Over the summer I have been thinking about why the gap in participation and sporting opportunity for people with a disability exists.

There are many barriers for those with disabilities and their families. They can be categorised into three main groups; psychological, physical and logistical. Unfortunately, the psychological barrier is the most prominent and often the hardest to break down.

The beliefs and perceptions of the people with disabilities and the attitudes of people without disabilities are the largest barrier to participation. There is a huge lack of confidence in people with disabilities preventing them from even considering trying a sport. This is often linked to bad past experiences. Lack of opportunities for people with disabilities to take part in physical activities affects their self-esteem and leads to them believing the people with disabilities can’t play sport. It impacts upon the perception in society that people with disabilities cannot do sport. This leads to the lack of opportunities provided and hence this misconception is reinforced.

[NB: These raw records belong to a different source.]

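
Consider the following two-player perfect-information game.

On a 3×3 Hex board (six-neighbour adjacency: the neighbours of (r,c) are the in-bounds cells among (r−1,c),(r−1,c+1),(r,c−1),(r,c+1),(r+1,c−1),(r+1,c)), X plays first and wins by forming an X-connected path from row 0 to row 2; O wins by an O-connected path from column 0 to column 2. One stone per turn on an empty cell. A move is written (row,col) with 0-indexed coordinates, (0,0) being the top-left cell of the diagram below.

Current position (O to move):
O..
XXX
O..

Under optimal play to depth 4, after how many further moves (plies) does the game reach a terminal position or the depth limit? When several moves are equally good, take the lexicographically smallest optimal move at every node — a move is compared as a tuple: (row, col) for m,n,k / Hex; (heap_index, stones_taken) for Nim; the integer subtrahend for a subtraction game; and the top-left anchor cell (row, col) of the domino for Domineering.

p1 O@[O../XXX/O..]: (0,1)[OO./XXX/O..]-1* (0,2)[O.O/XXX/O..]-1 (2,1)[O../XXX/OO.]-1 (2,2)[O../XXX/O.O]-1
p2 X@[OO./XXX/O..]: (0,2)[OOX/XXX/O..]+1* (2,1)[OO./XXX/OX.]-1 (2,2)[OO./XXX/O.X]-1
p3 O@[OOX/XXX/O..]: (2,1)[OOX/XXX/OO.]-1* (2,2)[OOX/XXX/O.O]-1
p4 X@[OOX/XXX/OO.]: (2,2)[OOX/XXX/OOX]+1*
p5 O@[OOX/XXX/OOX] terminal -1; root [O../XXX/O..] d4

PV length from [O../XXX/O..]: 4 plies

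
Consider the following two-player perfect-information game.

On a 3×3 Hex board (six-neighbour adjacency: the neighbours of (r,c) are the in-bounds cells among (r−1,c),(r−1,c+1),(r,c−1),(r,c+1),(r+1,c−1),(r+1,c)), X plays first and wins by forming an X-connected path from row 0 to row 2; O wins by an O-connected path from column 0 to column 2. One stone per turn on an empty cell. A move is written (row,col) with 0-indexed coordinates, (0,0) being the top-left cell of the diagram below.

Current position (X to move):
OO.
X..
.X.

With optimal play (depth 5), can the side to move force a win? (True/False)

ply 1, X at OO./X../.X. | (0,2)=+1→OOX/X../.X.*; (1,1)=-1→OO./XX./.X.; (1,2)=-1→OO./X.X/.X.; (2,0)=-1→OO./X../XX.; (2,2)=-1→OO./X../.XX
ply 2, O at OOX/X../.X. | (1,1)=-1→OOX/XO./.X.*; (1,2)=-1→OOX/X.O/.X.; (2,0)=-1→OOX/X../OX.; (2,2)=-1→OOX/X../.XO
ply 3, X at OOX/XO./.X. | (1,2)=+1→OOX/XOX/.X.*; (2,0)=-1→OOX/XO./XX.; (2,2)=-1→OOX/XO./.XX
ply 4: OOX/XOX/.X. is terminal -1 (O); from OO./X../.X. depth 5

X winning at [OO./X../.X.]: True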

If people with disabilities overcome the psychological barriers, the physical barriers still pose a huge obstacle. The facility and equipment can pose physical barriers. The facility may not have the necessary adaptations meaning the space may be inaccessible or are only partially suitable. Equipment is often not provided due to high costs and low demand. This means people who require specific equipment may have to purchase this themselves or decide against taking part because of the cost.

In some instances, where provisions have been made to break down the psychological and physical issues, inefficient implementation limits the participation. The logistical side of things is similar for those with and without disabilities. Geography can be a barrier, posing issues when facilities are not local. It is so important to have clubs set up in as many areas as possible. Expense is an issue for all, no one will want to partake in sport the costs are unreasonable. Unfortunately, costs can come from expensive equipment and adaptations, travel expenses or the sport itself. This is often not covered by health or social care provisions. Therefore, costs are often higher for those with disabilities than the general population.

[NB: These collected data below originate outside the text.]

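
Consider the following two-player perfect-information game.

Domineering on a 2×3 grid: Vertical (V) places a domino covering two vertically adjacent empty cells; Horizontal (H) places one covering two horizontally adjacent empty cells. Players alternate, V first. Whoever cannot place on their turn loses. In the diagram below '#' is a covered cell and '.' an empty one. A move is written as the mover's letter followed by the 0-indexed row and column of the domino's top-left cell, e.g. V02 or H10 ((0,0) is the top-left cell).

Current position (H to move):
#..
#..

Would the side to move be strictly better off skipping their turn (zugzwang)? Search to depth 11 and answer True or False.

p1 H@[#../#..]: H01[###/#..]+1* H11[#../###]+1
p2 V@[###/#..] terminal -1; root [#../#..] d11
if H skipped the turn, V would face:
~ p1 V@[#../#..]: V01[##./##.]+1* V02[#.#/#.#]+1
~ p2 H@[##./##.] terminal -1; root [#../#..] d11
compare (H): move=+1 vs pass=-1

zugzwang(#../#.., H) = False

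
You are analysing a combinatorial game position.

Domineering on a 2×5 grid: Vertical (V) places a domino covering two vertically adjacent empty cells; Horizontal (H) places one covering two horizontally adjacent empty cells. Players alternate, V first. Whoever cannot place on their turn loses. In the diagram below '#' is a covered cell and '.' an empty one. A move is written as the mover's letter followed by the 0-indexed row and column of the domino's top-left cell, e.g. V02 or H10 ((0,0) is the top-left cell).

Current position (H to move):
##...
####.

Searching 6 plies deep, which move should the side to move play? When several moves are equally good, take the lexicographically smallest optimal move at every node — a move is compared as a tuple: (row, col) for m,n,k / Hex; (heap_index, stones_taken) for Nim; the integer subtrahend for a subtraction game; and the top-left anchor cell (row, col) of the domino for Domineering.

[##.../####.] H move#1: H02:-1/####./####., H03:+1/##.##/####.*
[##.##/####.] end (terminal -1, V#2); searched ##.../####. to 6

H's best at [##.../####.]: H03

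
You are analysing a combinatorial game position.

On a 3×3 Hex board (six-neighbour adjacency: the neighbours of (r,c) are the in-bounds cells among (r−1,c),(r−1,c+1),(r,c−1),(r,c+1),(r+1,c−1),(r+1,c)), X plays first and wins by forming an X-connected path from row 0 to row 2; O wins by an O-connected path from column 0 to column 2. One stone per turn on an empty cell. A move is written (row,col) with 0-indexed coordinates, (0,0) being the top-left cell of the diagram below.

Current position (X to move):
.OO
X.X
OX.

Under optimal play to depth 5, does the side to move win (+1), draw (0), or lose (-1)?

value(.OO/X.X/OX., X) = -1

[.OO/X.X/OX.] X move#1: (0,0):-1/XOO/X.X/OX.*, (1,1):-1/.OO/XXX/OX., (2,2):-1/.OO/X.X/OXX
[XOO/X.X/OX.] O move#2: (1,1):+1/XOO/XOX/OX.*, (2,2):-1/XOO/X.X/OXO
[XOO/XOX/OX.] end (terminal -1, X#3); searched .OO/X.X/OX. to 5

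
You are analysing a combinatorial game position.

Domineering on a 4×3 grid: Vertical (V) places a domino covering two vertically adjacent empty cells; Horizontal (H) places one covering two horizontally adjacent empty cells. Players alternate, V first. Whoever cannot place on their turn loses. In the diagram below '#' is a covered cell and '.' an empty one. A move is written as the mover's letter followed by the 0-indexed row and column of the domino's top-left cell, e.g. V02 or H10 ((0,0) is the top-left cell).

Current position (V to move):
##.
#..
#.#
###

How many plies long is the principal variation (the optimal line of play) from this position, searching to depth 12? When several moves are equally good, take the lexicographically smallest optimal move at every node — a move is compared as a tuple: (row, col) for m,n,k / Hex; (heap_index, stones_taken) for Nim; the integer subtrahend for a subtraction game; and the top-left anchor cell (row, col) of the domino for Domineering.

PV length from [##./#../#.#/###]: 1 ply

[##./#../#.#/###] V move#1: V02:+1/###/#.#/#.#/###*, V11:+1/##./##./###/###
[###/#.#/#.#/###] end (terminal -1, H#2); searched ##./#../#.#/### to 12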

Communication is a large barrier to those with disabilities. Promotion to target groups is difficult, especially in adult life. This can be due to the absence of a central resource for promotion and the fact that the promotion material may not be in a relevant, accessible format. In addition to this, and possibly a larger barrier, is the individual’s inability to communicate effectively. This can preclude people with disabilities partaking in certain activities in the mainstream world.

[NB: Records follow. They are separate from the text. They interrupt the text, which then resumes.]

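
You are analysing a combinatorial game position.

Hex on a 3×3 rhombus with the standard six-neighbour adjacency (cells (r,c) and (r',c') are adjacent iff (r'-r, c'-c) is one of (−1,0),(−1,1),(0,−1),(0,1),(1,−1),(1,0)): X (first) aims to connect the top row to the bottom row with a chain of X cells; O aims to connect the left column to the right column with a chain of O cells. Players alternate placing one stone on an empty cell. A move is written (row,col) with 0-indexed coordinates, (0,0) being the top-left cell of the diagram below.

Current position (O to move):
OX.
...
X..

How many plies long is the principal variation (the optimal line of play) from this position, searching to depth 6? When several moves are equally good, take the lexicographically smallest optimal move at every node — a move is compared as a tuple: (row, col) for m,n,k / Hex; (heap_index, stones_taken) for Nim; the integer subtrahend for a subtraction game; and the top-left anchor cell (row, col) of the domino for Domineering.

PV length from [OX./.../X..]: 2 plies

ply 1, O at OX./.../X.. | (0,2)=-1→OXO/.../X..*; (1,0)=-1→OX./O../X..; (1,1)=-1→OX./.O./X..; (1,2)=-1→OX./..O/X..; (2,1)=-1→OX./.../XO.; (2,2)=-1→OX./.../X.O
ply 2, X at OXO/.../X.. | (1,0)=+1→OXO/X../X..*; (1,1)=+1→OXO/.X./X..; (1,2)=+1→OXO/..X/X..; (2,1)=+1→OXO/.../XX.; (2,2)=+1→OXO/.../X.X
ply 3: OXO/X../X.. is terminal -1 (O); from OX./.../X.. depth 6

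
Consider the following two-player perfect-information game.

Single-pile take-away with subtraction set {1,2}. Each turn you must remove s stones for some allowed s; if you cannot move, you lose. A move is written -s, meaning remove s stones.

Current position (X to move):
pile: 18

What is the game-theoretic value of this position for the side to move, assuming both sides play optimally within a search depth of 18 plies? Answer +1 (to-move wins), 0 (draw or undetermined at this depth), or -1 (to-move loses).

value(18, X) = -1

[18] X move#1: -1:-1/17*, -2:-1/16
[17] O move#2: -1:-1/16, -2:+1/15*
[15] X move#3: -1:-1/14*, -2:-1/13
[14] O move#4: -1:-1/13, -2:+1/12*
[12] X move#5: -1:-1/11*, -2:-1/10
[11] O move#6: -1:-1/10, -2:+1/9*
[9] X move#7: -1:-1/8*, -2:-1/7
[8] O move#8: -1:-1/7, -2:+1/6*
[6] X move#9: -1:-1/5*, -2:-1/4
[5] O move#10: -1:-1/4, -2:+1/3*
[3] X move#11: -1:-1/2*, -2:-1/1
[2] O move#12: -1:-1/1, -2:+1/0*
[0] end (terminal -1, X#13); searched 18 to 18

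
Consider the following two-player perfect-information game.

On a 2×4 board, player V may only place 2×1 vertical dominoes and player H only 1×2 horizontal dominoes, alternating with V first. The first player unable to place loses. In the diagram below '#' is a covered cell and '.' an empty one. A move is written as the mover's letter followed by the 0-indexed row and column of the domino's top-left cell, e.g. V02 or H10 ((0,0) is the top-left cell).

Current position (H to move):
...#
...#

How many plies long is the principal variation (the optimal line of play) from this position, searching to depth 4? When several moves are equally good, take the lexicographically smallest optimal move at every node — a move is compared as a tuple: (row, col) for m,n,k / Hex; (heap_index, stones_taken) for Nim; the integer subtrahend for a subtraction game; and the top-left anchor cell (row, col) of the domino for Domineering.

PV length from [...#/...#]: 3 plies

[...#/...#] H move#1: H00:+1/##.#/...#*, H01:+1/.###/...#, H10:+1/...#/##.#, H11:+1/...#/.###
[##.#/...#] V move#2: V02:-1/####/..##*
[####/..##] H move#3: H10:+1/####/####*
[####/####] end (terminal -1, V#4); searched ...#/...# to 4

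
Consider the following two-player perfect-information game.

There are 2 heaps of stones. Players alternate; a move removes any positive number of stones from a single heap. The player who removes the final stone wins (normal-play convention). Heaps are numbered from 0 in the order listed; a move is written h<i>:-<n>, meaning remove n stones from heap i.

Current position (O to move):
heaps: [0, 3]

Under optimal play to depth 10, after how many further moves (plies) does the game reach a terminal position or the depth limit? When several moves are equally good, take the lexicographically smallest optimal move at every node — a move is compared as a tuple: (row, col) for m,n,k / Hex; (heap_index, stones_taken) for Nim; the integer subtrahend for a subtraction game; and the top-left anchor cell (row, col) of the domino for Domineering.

PV length from [(0,3)]: 1 ply

[(0,3)] O move#1: h1:-1:-1/(0,2), h1:-2:-1/(0,1), h1:-3:+1/(0,0)*
[(0,0)] end (terminal -1, X#2); searched (0,3) to 10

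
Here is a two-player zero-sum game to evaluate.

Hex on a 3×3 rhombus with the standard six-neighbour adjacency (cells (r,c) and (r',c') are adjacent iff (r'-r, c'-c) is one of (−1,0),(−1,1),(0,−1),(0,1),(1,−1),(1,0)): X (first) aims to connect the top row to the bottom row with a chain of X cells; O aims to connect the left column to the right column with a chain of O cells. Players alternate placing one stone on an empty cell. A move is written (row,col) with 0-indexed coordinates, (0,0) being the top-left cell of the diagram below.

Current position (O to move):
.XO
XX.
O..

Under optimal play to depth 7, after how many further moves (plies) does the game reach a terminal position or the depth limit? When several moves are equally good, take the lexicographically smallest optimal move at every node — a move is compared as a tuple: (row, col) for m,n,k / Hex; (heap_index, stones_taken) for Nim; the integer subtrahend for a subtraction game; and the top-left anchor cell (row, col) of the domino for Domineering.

[.XO/XX./O..] O move#1: (0,0):-1/OXO/XX./O.., (1,2):-1/.XO/XXO/O.., (2,1):+1/.XO/XX./OO.*, (2,2):-1/.XO/XX./O.O
[.XO/XX./OO.] X move#2: (0,0):-1/XXO/XX./OO.*, (1,2):-1/.XO/XXX/OO., (2,2):-1/.XO/XX./OOX
[XXO/XX./OO.] O move#3: (1,2):+1/XXO/XXO/OO.*, (2,2):+1/XXO/XX./OOO
[XXO/XXO/OO.] end (terminal -1, X#4); searched .XO/XX./O.. to 7

PV length from [.XO/XX./O..]: 3 plies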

Whilst most barriers are consistent across all impairments, some disabilities pose issues specific to them. For example, people who are hearing impaired experience difficulties with communication as the main barrier, whereas for people with physical disability physical accessibility and the need for modified equipment are the main barriers. People with learning disabilities often have multiple coexisting needs, have a lack of understanding of processes and need support to appropriately access facilities. To ensure fairness and equality, provision should be made for people with any disability who wish to take part in competitive sport to compete with people with similar disabilities such that everyone has an opportunity to succeed and achieve their potential.

Only when we transform the hearts and minds of the general population to effect social inclusion will we effect physical inclusion and maintain the health and wellbeing of a unified community.